C’est ce qui s’appelle être une sortie qui tombe à pic, ou à caractère providentiel. En effet, en juin dernier les juges de la Cour suprême, devenus majoritairement républicains sous Trump (alors que dans le film c’est l’inverse, ce qui montre le caractère rétrograde incroyable de tout cela et donne de la force au propos), ont invalidé le droit constitutionnel à l’avortement. Cela a permis à un tiers des États, les plus conservateurs, de supprimer ce droit chèrement acquis il y a un demi-siècle. Et « Call Jane » nous conte l’histoire d’une poignée de femmes à travers un récit qui s’avère donc ô combien nécessaire et en plein dans l’actualité. Ce ne sont pas des femmes qui militent pour l’avortement que l’on voit ici, mais un groupe formé par certaines d’entre elles qui ont décidé de créer un réseau clandestin pour avorter, se mettant donc hors-la-loi et susceptibles de prendre de lourdes peines de prison. Un peu comme on a pu le voir dans la Palme d’or roumaine « 4 mois, 3 semaines et deux jours », dans un mode bien plus austère et glauque.
Le long-métrage inspiré d’un véritable réseau dans le Chicago du début des années 70, n’a certes pas la force de frappe d’un autre film récent sur le sujet, l’immense choc français « L’Évènement » sorti l’an passé. Son pendant américain, moins radical mais se déroulant aussi presque deux décennies plus tard, rentre plus dans les cordes de ces films à thèse classique et académique à l’américaine.

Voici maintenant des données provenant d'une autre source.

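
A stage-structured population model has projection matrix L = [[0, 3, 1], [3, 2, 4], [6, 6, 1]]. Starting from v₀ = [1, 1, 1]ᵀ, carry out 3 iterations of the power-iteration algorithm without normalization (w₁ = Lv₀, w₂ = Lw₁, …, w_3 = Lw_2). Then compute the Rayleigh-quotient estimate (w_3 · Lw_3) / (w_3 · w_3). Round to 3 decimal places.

λ ≈ 8.343

w1 = Lv₀ = (0·1 + 3·1 + 1·1; 3·1 + 2·1 + 4·1; 6·1 + 6·1 + 1·1) = (4, 9, 13)
w2 = Lw1 = (0·4 + 3·9 + 1·13; 3·4 + 2·9 + 4·13; 6·4 + 6·9 + 1·13) = (40, 82, 91)
w3 = Lw2 = (337, 648, 823)
Lw3 = (2767, 5599, 6733)
w3·Lw3 = 337·2767 + 648·5599 + 823·6733 = 10101890; w3·w3 = 337·337 + 648·648 + 823·823 = 1210802
λ ≈ 10101890/1210802 = 8.343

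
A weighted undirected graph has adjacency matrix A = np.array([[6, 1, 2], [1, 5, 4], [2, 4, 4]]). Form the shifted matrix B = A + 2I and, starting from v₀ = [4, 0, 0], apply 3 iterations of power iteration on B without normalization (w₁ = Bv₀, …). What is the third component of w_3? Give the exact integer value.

1688

B = A + 2I has rows (8, 1, 2); (1, 7, 4); (2, 4, 6)
w1 = Bv₀ = (8·4 + 1·0 + 2·0; 1·4 + 7·0 + 4·0; 2·4 + 4·0 + 6·0) = (32, 4, 8)
w2 = Bw1 = (8·32 + 1·4 + 2·8; 1·32 + 7·4 + 4·8; 2·32 + 4·4 + 6·8) = (276, 92, 128)
w3 = Bw2 = (2556, 1432, 1688)
Requested component of w3: 1688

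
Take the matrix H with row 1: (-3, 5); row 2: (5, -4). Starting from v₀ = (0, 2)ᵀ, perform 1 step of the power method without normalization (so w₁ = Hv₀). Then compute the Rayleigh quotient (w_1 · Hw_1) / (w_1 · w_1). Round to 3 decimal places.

w1 = Hv₀ = (10, -8)
Hw1 = (-70, 82)
w1·Hw1 = 10·(-70) + (-8)·82 = -1356; w1·w1 = 10·10 + (-8)·(-8) = 164
λ ≈ -1356/164 = -8.268

-8.268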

Il n’empêche, il est plaisant, réussi et interpelle quand on le met en perspective avec la décision fédérale incroyable et choquante de la Cour en juin dernier. Mais la plupart de ses défauts sont à mettre au crédit d’une première réalisation, encore timide, de la part de Phyllis Nagy, scénariste de l’immense « Carol » de Todd Haynes. Sa mise en scène est plus proche du téléfilm de luxe et manque de panache. Elle doit encore s’affirmer et cela se ressent dans la manière dont elle appréhende de manière très scolaire son sujet.

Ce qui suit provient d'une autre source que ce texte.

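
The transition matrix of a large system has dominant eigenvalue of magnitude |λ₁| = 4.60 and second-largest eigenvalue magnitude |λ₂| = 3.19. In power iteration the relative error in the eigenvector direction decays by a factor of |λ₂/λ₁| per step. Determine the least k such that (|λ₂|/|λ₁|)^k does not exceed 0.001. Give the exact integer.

|λ₂/λ₁| = 3.19/4.60 = 0.69348
Need k ≥ ln(0.001) / ln(0.69348) = -6.9078 / -0.3660 ≈ 18.872
Smallest integer k satisfying the bound: 19

19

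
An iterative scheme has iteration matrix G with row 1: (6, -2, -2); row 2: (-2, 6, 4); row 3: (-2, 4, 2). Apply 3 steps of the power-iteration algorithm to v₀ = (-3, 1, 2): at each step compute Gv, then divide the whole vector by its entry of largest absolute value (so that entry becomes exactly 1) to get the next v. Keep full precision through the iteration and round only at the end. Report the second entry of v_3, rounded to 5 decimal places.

Gv0 = (-24.000000, 20.000000, 14.000000); divide by -24.000000 → v1 = (1.000000, -0.833333, -0.583333)
Gv1 = (8.833333, -9.333333, -6.500000); divide by -9.333333 → v2 = (-0.946429, 1.000000, 0.696429)
Gv2 = (-9.071429, 10.678571, 7.285714); divide by 10.678571 → v3 = (-0.849498, 1.000000, 0.682274)
Requested entry of v3: 2392/2392 = 1.00000

1.00000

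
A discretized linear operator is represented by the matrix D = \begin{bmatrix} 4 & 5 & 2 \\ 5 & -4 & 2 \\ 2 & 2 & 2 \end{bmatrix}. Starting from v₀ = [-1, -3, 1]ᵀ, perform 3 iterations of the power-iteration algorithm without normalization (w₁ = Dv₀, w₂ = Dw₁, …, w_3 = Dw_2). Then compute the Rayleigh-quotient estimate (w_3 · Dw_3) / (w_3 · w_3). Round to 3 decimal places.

λ ≈ 1.214

w1 = Dv₀ = (4·(-1) + 5·(-3) + 2·1; 5·(-1) + (-4)·(-3) + 2·1; 2·(-1) + 2·(-3) + 2·1) = (-17, 9, -6)
w2 = Dw1 = (4·(-17) + 5·9 + 2·(-6); 5·(-17) + (-4)·9 + 2·(-6); 2·(-17) + 2·9 + 2·(-6)) = (-35, -133, -28)
w3 = Dw2 = (-861, 301, -392)
Dw3 = (-2723, -6293, -1904)
w3·Dw3 = (-861)·(-2723) + 301·(-6293) + (-392)·(-1904) = 1196678; w3·w3 = (-861)·(-861) + 301·301 + (-392)·(-392) = 985586
λ ≈ 1196678/985586 = 1.214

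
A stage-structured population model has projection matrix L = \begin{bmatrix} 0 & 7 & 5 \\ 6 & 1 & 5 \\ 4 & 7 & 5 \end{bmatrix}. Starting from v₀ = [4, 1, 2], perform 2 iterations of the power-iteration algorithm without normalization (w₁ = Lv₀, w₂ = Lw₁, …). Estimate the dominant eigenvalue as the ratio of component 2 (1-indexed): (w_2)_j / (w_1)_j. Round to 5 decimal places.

w1 = Lv₀ = (0·4 + 7·1 + 5·2; 6·4 + 1·1 + 5·2; 4·4 + 7·1 + 5·2) = (17, 35, 33)
w2 = Lw1 = (0·17 + 7·35 + 5·33; 6·17 + 1·35 + 5·33; 4·17 + 7·35 + 5·33) = (410, 302, 478)
Ratio at component: 302 / 35 = 8.62857

8.62857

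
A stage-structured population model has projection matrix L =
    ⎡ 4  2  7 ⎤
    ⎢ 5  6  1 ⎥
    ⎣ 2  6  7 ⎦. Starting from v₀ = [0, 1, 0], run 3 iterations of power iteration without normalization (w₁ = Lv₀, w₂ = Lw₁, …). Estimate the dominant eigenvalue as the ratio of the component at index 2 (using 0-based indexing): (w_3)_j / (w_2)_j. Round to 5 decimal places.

w1 = Lv₀ = (4·0 + 2·1 + 7·0; 5·0 + 6·1 + 1·0; 2·0 + 6·1 + 7·0) = (2, 6, 6)
w2 = Lw1 = (4·2 + 2·6 + 7·6; 5·2 + 6·6 + 1·6; 2·2 + 6·6 + 7·6) = (62, 52, 82)
w3 = Lw2 = (926, 704, 1010)
Ratio at component: 1010 / 82 = 12.31707

12.31707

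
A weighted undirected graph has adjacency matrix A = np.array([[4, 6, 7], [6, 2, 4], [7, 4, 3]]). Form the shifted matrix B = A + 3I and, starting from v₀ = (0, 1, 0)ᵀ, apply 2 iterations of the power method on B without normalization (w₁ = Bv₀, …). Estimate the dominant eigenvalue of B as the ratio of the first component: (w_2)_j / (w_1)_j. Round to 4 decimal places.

16.6667

B = A + 3I has rows (7, 6, 7); (6, 5, 4); (7, 4, 6)
w1 = Bv₀ = (6, 5, 4)
w2 = Bw1 = (100, 77, 86)
Ratio: 100/6 = 16.6667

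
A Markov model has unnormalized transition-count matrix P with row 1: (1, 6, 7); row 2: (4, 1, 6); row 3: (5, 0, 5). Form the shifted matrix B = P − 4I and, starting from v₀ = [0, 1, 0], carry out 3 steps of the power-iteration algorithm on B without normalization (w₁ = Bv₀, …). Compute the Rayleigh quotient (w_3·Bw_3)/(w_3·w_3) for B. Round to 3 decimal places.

B = P − 4I has rows (-3, 6, 7); (4, -3, 6); (5, 0, 1)
w1 = Bv₀ = (6, -3, 0)
w2 = Bw1 = (-36, 33, 30)
w3 = Bw2 = (516, -63, -150)
Bw3 = (-2976, 1353, 2430)
w3·Bw3 = -1985355; w3·w3 = 292725; μ ≈ -1985355/292725 = -6.782

-6.782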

De plus, « Call Jane » est un peu long à l’allumage. La première demi-heure peine à démarrer mais lorsqu’on rentre dans le vif du sujet, on ne quitte plus l’écran et les deux heures passent à une vitesse folle, surtout que quelques notes d’humour bien senties (les scènes avec l’étudiant en médecine qui fait les avortements) et de tendresse (le final est très beau). Elizabeth Banks est excellente dans ce rôle de ménagère qui va se découvrir un don d’altruisme pour la cause et même aller au-delà. Elle amuse, attendrit et son personnage est attachant et pertinent. Dans un second rôle qu’on croirait écrit pour elle, la grande Sigourney Weaver est toujours aussi parfaite (et incroyablement jeune du haut de ses presque 75 ans!). Voilà donc une œuvre qui n’a rien de transcendant mais au propos ô combien important au vu des récents événements récents au pays de l’Oncle Sam. Tout cela manque un peu de cinéma sur la forme mais en ce qui concerne l’histoire de ces femmes, c’est passionnant et instructif tout en étant profondément militant.